Wesley Lowery of CBS News reported in September how some former players and their attorneys believed Black players were having a more difficult time receiving payments as a result of the testing formula. Lowery explained why “race norming” was believed to be one cause:

“To qualify for a dementia payout, former players must prove that they’ve suffered from cognitive decline. But the testing is graded on a curve, known as a race norm — and under those race norms, Black players are assumed to have started with lower intelligence than White players. That means a Black player has to prove a greater amount of cognitive decline in order to get the same payout as a White player.”

The NFL responded to Lowery to say they didn’t believe race norms to be discriminatory but that they “have recently been called into question in many areas of medicine.”

Dave Zirin of The Nation wrote how “race norming” predated the NFL’s concussion settlement by decades and was used for things such as aptitude scores included in applications for federal jobs.

Whereas the idea was supposed to address racial bias against minorities, it could serve the opposite function with the NFL’s settlement since Black people are at a higher risk historically of suffering from cognitive decline such as Alzheimer’s disease. 

Ken Jenkins, who spent four seasons in the NFL, told Dale that eliminating “race norming” is a step in the right direction but that he’d like to see more done.

“We’re not going to get everything we wanted,” he said. “We want full transparency of all the demographic information from the NFL—who’s applied, who’s been paid.”

In 2013, the NFL initially reached a settlement with plaintiffs regarding concussion-related brain injuries.

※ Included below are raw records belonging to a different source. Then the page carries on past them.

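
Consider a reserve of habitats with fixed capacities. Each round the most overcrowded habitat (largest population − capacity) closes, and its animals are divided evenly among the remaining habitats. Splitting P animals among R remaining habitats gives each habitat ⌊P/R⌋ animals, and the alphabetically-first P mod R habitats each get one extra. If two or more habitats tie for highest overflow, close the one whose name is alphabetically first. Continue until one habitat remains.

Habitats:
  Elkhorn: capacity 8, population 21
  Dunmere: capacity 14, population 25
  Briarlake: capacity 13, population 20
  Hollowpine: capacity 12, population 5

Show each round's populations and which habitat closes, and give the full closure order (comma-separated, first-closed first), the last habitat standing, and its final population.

Round 1: Briarlake=20 Dunmere=25 Elkhorn=21 Hollowpine=5 → close Elkhorn (overflow 13)
  21÷3 = 7 each, +1 to first 0
Round 2: Briarlake=27 Dunmere=32 Hollowpine=12 → close Dunmere (overflow 18)
  32÷2 = 16 each, +1 to first 0
Round 3: Briarlake=43 Hollowpine=28 → close Briarlake (overflow 30)
  43÷1 = 43 each, +1 to first 0

Closure order: Elkhorn, Dunmere, Briarlake
Last habitat: Hollowpine with 71 animals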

Per Dale, only 30 percent of the more than 2,000 retired NFL players who have sought awards in the settlement have been granted them, and “many or most” of those individuals who have been denied are Black.

The litigation followed the PBS documentary League of Denial, which detailed how league officials became aware of the potential dangers of multiple head injuries and repeated blows to the head and failed to disclose those risks with players.